Turning your sales organization from a selling organization to a teaching organization is a game changer. Customers today are looking for more than product information. They want more than pitches and price concessions. Today’s costumers want to learn something that will help their business grow. They want information they didn’t have. They want someone who can help them navigate their complex world. Today’s customers want to be taught.

Take a look at your website.  Can visitors learn anything from it? I don’t mean something about your products or services, but about the industry, regulation, trends, how to tackle a common industry challenge etc? Is your website set up to teach potential customers when they visit? It should be.

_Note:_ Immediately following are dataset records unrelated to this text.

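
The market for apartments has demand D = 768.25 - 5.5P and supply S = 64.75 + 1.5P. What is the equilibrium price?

Set D = S: 768.25 - 5.5P = 64.75 + 1.5P.
703.5 = 7P, so P* = 100.5.
Q* = 768.25 − 5.5(100.5) = 215.5.

P* = 100.5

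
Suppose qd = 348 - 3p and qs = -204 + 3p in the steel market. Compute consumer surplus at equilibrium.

Equilibrium: 348 - 3p = -204 + 3p gives p* = 92, q* = 72.
Demand choke price (qd = 0): p = 116.
CS = ½(116 − 92)(72) = 864.

Consumer surplus = 864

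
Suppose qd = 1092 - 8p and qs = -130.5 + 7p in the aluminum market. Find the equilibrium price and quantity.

Set qd = qs: 1092 - 8p = -130.5 + 7p.
1222.5 = 15p, so p* = 81.5.
q* = 1092 − 8(81.5) = 440.

p* = 81.5, q* = 440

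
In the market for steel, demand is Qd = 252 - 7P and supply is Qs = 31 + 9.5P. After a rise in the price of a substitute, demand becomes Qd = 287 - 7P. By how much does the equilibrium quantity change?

Original equilibrium: P* = 442/33, Q* = 5222/33.
New equilibrium: 287 - 7P = 31 + 9.5P, so 256 = 16.5P and P' = 512/33; Q' = 287 − 7(512/33) = 5887/33.
Change in quantity: 5887/33 − 5222/33 = 665/33.

ΔQ = 665/33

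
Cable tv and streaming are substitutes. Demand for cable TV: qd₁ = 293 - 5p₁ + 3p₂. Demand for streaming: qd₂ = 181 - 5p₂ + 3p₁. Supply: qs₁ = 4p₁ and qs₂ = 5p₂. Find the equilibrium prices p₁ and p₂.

p₁ = 3473/81, p₂ = 836/27

Market 1: 293 - 5p₁ + 3p₂ = 4p₁ → 9p₁ - 3p₂ = 293.
Market 2: 10p₂ - 3p₁ = 181.
Eliminating p₂: 10×(1) + 3×(2) gives 81p₁ = 3473, so p₁ = 3473/81.
Back-substitute into (2): p₂ = (181 + 3×3473/81) / 10 = 836/27.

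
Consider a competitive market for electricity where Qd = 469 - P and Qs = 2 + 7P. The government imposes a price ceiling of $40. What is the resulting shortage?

Shortage = 147

Equilibrium price would be P* = 58.375, so the ceiling at 40 binds.
At P = 40: Qd = 469 − 1(40) = 429, Qs = 2 + 7(40) = 282.
Shortage = 429 − 282 = 147.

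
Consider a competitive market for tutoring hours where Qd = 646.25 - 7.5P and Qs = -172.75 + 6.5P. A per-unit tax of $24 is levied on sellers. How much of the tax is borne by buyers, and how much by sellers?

Buyers bear 78/7, sellers bear 90/7

Pre-tax equilibrium: P* = 58.5, Q* = 207.5.
Tax on sellers shifts supply to Qs = -172.75 + 6.5(P − 24) = -328.75 + 6.5P.
646.25 - 7.5P = -328.75 + 6.5P gives buyer price Pb = 975/14; sellers receive Ps = 975/14 − 24 = 639/14.
New quantity: Q = 646.25 − 7.5(975/14) = 1735/14.
Buyer burden = 975/14 − 58.5 = 78/7; seller burden = 58.5 − 639/14 = 90/7.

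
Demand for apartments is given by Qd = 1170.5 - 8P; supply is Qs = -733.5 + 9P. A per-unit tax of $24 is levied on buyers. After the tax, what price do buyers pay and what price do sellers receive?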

Does your playbook contain unique industry information your sales people can use to educate their prospects?  Does your playbook contain tools your sales people can point prospects to like video’s, eBooks, and white papers that would help prospects better understand HOW to tackle the challenges they are facing? Or, is your sales playbook all about your products and services. Does your sales playbook support your sales people in teaching their customers?

Do you train your sales people to teach? Do you provide sales training that teaches how to teach?

Do your sales pipeline reviews and opportunity review meetings evaluate new and timely educational topics that would resonate with prospects? Does your marketing organization regularly provide the sales team with new, updated, industry data and “how to” information they can use to educate prospects?

Is your sales team built to teach or to pitch?